I driver della sostenibilità
Nella prima parte, il volume individua cinque principali driver che spingono le imprese verso la sostenibilità: il mercato, fatto da consumatori e investitori sempre più attenti ai temi ambientali e sociali; i valori aziendali, per una sostenibilità come scelta strategica identitaria; la leadership, come “compasso morale” del dirigente e catalizzatore del cambiamento; la regolazione, con particolare riferimento alle direttive europee; la pressione competitiva, considerando l’effetto domino settoriale.
Le interviste e le fonti primarie
Nella seconda parte il libro raccoglie 14 interviste inedite a figure di primo piano del mondo imprenditoriale, accademico e istituzionale italiano, che costituiscono la principale fonte empirica dell’opera.
Tra gli intervistati: Albiera Antinori, Paolo Barilla, Mario Burrascano, Massimo Davi, Luigi Di Marco, Christoph Engl, Fiorenzo Galli, Riccardo Illy, Ernesto Lanzillo, Francesco Lollobrigida, Luca Mercalli, Francesco Mutti, Sebastiano Renna, Donatella Sciuto.
Ogni intervista è accompagnata da un QR code che consente di accedere ai contenuti integrali audio e video, rendendo il volume anche uno strumento di formazione e divulgazione.
Il modello di Governance Generativa
Dalla sintesi delle esperienze analizzate emerge il modello della “Governance Generativa”, basata su dieci pilastri, come condizione abilitante per: mobilitare risorse finanziarie e organizzative, creare cultura aziendale, condividere costi e benefici della transizione, rendere la sostenibilità inclusiva e duratura.
L’autrice
Deborah Zani è una figura di spicco nel panorama manageriale italiano, con una carriera caratterizzata da leadership innovative nel settore della sostenibilità e dell’edilizia ecocompatibile.

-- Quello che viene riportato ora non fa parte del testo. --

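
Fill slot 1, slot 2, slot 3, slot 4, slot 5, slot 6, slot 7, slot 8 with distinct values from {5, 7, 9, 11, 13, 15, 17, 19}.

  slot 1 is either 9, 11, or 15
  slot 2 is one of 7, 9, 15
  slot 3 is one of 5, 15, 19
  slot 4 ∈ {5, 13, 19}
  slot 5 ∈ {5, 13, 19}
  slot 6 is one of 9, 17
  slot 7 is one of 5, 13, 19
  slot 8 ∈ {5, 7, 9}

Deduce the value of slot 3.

15

The 8 variables together cover exactly {5, 7, 9, 11, 13, 15, 17, 19} — 8 values for 8 variables — and 11 appears only in slot 1's list, so slot 1 = 11.
Among the 7 still-open variables, 17 fits only slot 6 (and all 7 values in {5, 7, 9, 13, 15, 17, 19} must be used), so slot 6 = 17.
The 3 variables slot 4, slot 5, slot 7 are confined to {5, 13, 19}, which locks those values in; drop them from slot 3, slot 8.
So slot 3 = 15.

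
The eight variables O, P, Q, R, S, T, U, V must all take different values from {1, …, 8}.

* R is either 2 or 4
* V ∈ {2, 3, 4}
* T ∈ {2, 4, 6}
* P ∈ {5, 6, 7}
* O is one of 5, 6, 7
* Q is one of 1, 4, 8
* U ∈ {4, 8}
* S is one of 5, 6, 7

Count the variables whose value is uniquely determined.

3

The 8 variables together cover exactly {1, 2, 3, 4, 5, 6, 7, 8} — 8 values for 8 variables — and 1 appears only in Q's list, so Q = 1.
The 7 still-open variables together cover exactly {2, 3, 4, 5, 6, 7, 8} — 7 values for 7 variables — and 3 appears only in V's list, so V = 3.
The 6 still-open variables draw from only 6 values {2, 4, 5, 6, 7, 8}, so each is used; only U can be 8, hence U = 8.
O, P, S between them cover only {5, 6, 7} — a naked triple. Remove those values from T.
Determined: Q=1, U=8, V=3. The other variables each still have more than one consistent value. That makes 3.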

Ex CEO di Rubner Haus, azienda leader nel settore delle case in legno e dell’edilizia sostenibile, ha guidato direttamente la trasformazione dell’impresa verso modelli di business maggiormente orientati ai valori della contemporaneità, maturando un’esperienza concreta nella gestione della transizione sostenibile.
Oggi fa parte del Consiglio di amministrazione di Polieco Group, dove porta la propria esperienza nella governance della sostenibilità e nell’innovazione di prodotto. È membro del Cda di FGP Srl, holding di ramo familiare che controlla il 50% di Ponti S.p.A.
In passato ha ricoperto il ruolo di brand consultant presso la società tedesca Brand Trust e, prima ancora, si è occupata, per la società di management Fredmund Malik di San Gallo in Svizzera, di comunicazione corporate, in stretta collaborazione con il reparto legal.
Autrice del saggio Sostenibilità e profitto. Il binomio del successo nel prossimo futuro (Mondadori, Milano 2021), vincitore del premio Nabokov e finalista al premio letterario Città di Como, ha dimostrato attraverso la propria ricerca come il profitto possa essere una leva fondamentale per intraprendere e mantenere il percorso verso la sostenibilità.
Insieme a Cesare Galli e Daniela Mainini ha pubblicato anche il volume Competere con il brand sul mercato globale. Guida pratica alla costruzione efficace dell’immagine di marca, alla valorizzazione e all’enforcement di successo dei marchi (Filodiritto, Bologna 2017).
La sua attività di ricerca e divulgazione si concentra sull’analisi dei modelli di governance che permettono alle aziende di integrare efficacemente la sostenibilità nella strategia aziendale, superando la logica dell’adempimento per abbracciare quella dell’opportunità strategica.
Attraverso il suo lavoro, contribuisce a diffondere una cultura imprenditoriale che considera la sostenibilità non come un costo aggiuntivo, ma come un investimento nel futuro dell’azienda e della società. Deborah Zani siede nel comitato strategico del Centro Studi Grande Milano.